De esta forma, Nietzsche no niega todo lo trágico y doloroso de la vida, sino que lo acepta y lo encara con sonriente y ufana determinación, sin amilanarse. Por eso dice: «Si alguien tiene un porqué para su vida, soporta casi todos los cómo. El hombre no se empeña en alcanzar la felicidad; eso es algo que únicamente hacen los ingleses»; «El hombre que se ha liberado pisotea la despreciable manera de bienestar con que los mercachifles, cristianos, vacas, mujeres, ingleses y demás demócratas sueñan» (El crepúsculo de los ídolos). A lo cual añade: «Los hechos morales no existen: la moral es una interpretación falsa de fenómenos» (ibid.). De esta forma, él distingue dos morales; la tradicional —«de siervos»— y la del vitalismo sin escrúpulos, que denomina «moral de señores», inspirada en Teognis y la Grecia arcaica, previa a Sócrates. Se trata de la ética del hombre superior, que desprecia a los advenedizos e inferiores. Por eso propone: «Ayúdate a ti mismo, y todos los demás te ayudarán» (ibid.). Ante los inferiores, el señor actúa «como demande el corazón» (Más allá del bien y del mal). Como encarnación de la «moral de señores» aparece el concepto de «superhombre», que es el que no acepta dogmas, quiere la muerte de Dios, y es fiel a la tierra. «Manteneos fieles a la tierra y no creáis a quienes os hablen de esperanzas ultramundanas … El superhombre es el sentido de la tierra. Deja a tu voluntad decir: el superhombre tiene que ser el sentido de la tierra» (Así habló Zaratustra).
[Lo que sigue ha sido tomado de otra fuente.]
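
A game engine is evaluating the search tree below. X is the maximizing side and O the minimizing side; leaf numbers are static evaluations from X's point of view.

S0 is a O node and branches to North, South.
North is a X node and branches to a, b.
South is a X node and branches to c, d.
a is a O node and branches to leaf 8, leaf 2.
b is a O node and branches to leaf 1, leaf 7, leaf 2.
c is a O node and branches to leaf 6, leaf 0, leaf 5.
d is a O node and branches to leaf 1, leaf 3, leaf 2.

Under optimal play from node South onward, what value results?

1

c (O): min(6, 0, 5) = 0
d (O): min(1, 3, 2) = 1
South (X): max(0, 1) = 1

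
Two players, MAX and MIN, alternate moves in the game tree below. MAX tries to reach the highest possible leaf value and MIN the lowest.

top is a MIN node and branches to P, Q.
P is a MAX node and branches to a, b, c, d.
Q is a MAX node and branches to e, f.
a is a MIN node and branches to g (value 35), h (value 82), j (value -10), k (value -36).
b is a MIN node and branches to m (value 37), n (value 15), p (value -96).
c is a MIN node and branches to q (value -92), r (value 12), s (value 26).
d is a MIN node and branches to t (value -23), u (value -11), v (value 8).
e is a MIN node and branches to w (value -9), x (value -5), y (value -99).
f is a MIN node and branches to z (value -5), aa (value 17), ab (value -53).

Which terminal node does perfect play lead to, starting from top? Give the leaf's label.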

Se suele identificar a Nietzsche con el nazismo —no cabe negarse cierto influjo—, lo cual, con matices, cabe adjudicarse a la manipulación de su obra a manos de su hermana Elisabeth. Ella —y su madre— fue quien se hizo cargo de él durante bastante tiempo, después de que —hombre de frágil salud y dolencias encefálicas— se sumiera en el definitivo derrumbe de su conciencia en enero de 1889. Ella —y varios amigos, y la madre—, por tanto, contradijo aquello que aparece en El crepúsculo de los ídolos: «El enfermo es un parásito para la sociedad. En determinadas circunstancias, resulta indecoroso continuar viviendo. Persistir vegetando en cobarde dependencia de médicos y practicantes, después de que se haya perdido el sentido de la vida y el derecho a vivir, debería acarrear un profundo desprecio por parte de la sociedad … Debería crearse una nueva forma de responsabilidad, entre los médicos, que exigiera abatir, retirar, sin la más mínima consideración, la vida degenerada». Este fue el último de los libros que consiguió editar Nietzsche, cuando cayó en aquella irremisible incapacitación mental que se adueñó de él hasta su muerte en agosto de 1900.